Cut in compulsory sports at Commonwealth Games ‘necessary’

THE Commonwealth Games Federation’s landmark decision to scrap almost all their compulsory sports programme was ‘necessary’ for the quadrennial event’s future.

That is Guernsey Commonwealth Games Association chief David Harry’s view following the CGF’s release of a ‘strategic roadmap’ where swimming and athletics are the only compulsory sports hosts must stage – there were previously 16.

The CGF made this decision to give potential hosts liberty to choose sports, making it easier to come forward.

But it casts a shadow over sports such as bowls and cycling, which attract widespread Guernsey representation but are no longer certain fixtures at future Games.

Harry admitted that the urge to find a 2026 host within the next year – which was in doubt – outweighs this.

‘If the Commonwealth Games are unable to attract a host city for 2026 or 2030, then there will not be a Commonwealth Games held in that year,’ he said.

‘That affects the whole of the 72 countries and territories.’

For that reason, the GCGA figurehead supports the CGF’s decision, which was accepted unanimously by other nations.

‘In a way, I would have preferred that it was not necessary, but it is necessary,’ he added.

‘It was the best solution that could be made at the current time.

‘It’s a solution for 2026 and 2030 and it could be in 2034 that something else happens.’

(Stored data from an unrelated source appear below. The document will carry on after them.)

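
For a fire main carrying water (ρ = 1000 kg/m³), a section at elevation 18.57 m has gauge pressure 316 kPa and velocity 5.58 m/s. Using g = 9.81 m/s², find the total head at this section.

Pressure head ψ = P/(ρg) = 316×1000 / (1000 × 9.81) = 32.21 m.
Velocity head = v²/(2g) = 5.58² / (2 × 9.81) = 1.587 m.
h = z + ψ + v²/(2g) = 18.57 + 32.21 + 1.587 = 52.37 m.

h ≈ 52.37 m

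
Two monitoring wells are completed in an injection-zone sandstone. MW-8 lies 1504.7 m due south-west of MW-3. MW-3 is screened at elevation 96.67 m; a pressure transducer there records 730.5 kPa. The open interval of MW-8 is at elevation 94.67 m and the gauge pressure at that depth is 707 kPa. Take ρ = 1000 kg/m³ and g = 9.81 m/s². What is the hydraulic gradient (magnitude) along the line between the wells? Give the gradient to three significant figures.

Pressure head at MW-3: ψ = P/(ρg) = 730.5×1000 / (1000 × 9.81) = 74.46 m.
Total head at MW-3: h = z + ψ = 96.67 + 74.46 = 171.13 m.
Pressure head at MW-8: ψ = P/(ρg) = 707×1000 / (1000 × 9.81) = 72.07 m.
Total head at MW-8: h = z + ψ = 94.67 + 72.07 = 166.74 m.
Head difference: h(MW-3) − h(MW-8) = 171.13 − 166.74 = 4.39 m.
Hydraulic gradient: i = |Δh| / L = 4.39 / 1504.7 = 0.00292.

i ≈ 0.00292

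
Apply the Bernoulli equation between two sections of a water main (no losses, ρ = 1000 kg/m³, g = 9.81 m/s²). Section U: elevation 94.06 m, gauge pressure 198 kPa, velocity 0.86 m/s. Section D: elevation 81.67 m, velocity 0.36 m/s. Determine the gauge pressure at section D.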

Hosts will look to take the bulk of future Games programmes from around 25 core sports, with a recommended figure of 15 apiece.

The significance of compulsory status has already been felt in shooting, which was demoted to optional in 2015 and then excluded from the Birmingham 2022 programme.

Guernsey Rifle Club’s Peter Jory commented in response: ‘We have a number of international competitions that we shoot and it’s only one small portion of what we do – we’ll just have to make the most of what we have going.’

Harry knows other sports may suffer similar fates.

‘All the sports may come in and come out in a cyclical Games if the infrastructure’s not currently available in that host city – it’s just a risk that sports take,’ Harry added.

‘That happens anyway – there’s no shooting in Birmingham 2022, because they had decided that they would try to hold it in a different way [in India this winter] and sadly, because of Covid, those plans fell through.’

One sport of Guernsey concern is bowls, for which the Commonwealth Games are a major aim for the top Sarnians, up with the European and World Championships, and where there is currently no Olympic competition.

Bowls Guernsey president Garry Collins is, however, fairly confident of the sport’s future at Commonwealth level.

Guernsey bowlers competing at the Gold Coast 2018 Commonwealth Games. (30078613)

‘We were informed of the proposed changes a few weeks ago now at the recent Guernsey Commonwealth Games meeting, so it’s not a total shock,’ he said.

‘We have been very lucky as a sport to have been in the Games since 1930 as a core sport.

‘The CGF has been making sports and countries aware for some time changes are needed to secure future hosts.

‘As a sport, bowls is very popular in the UK, Australia, New Zealand and Canada, so we stand a very good change to be in future Games as these countries host the Games.’

As a World Bowls board member, Collins also notes that the sport is pushing for Olympic inclusion with Brisbane 2032 in mind.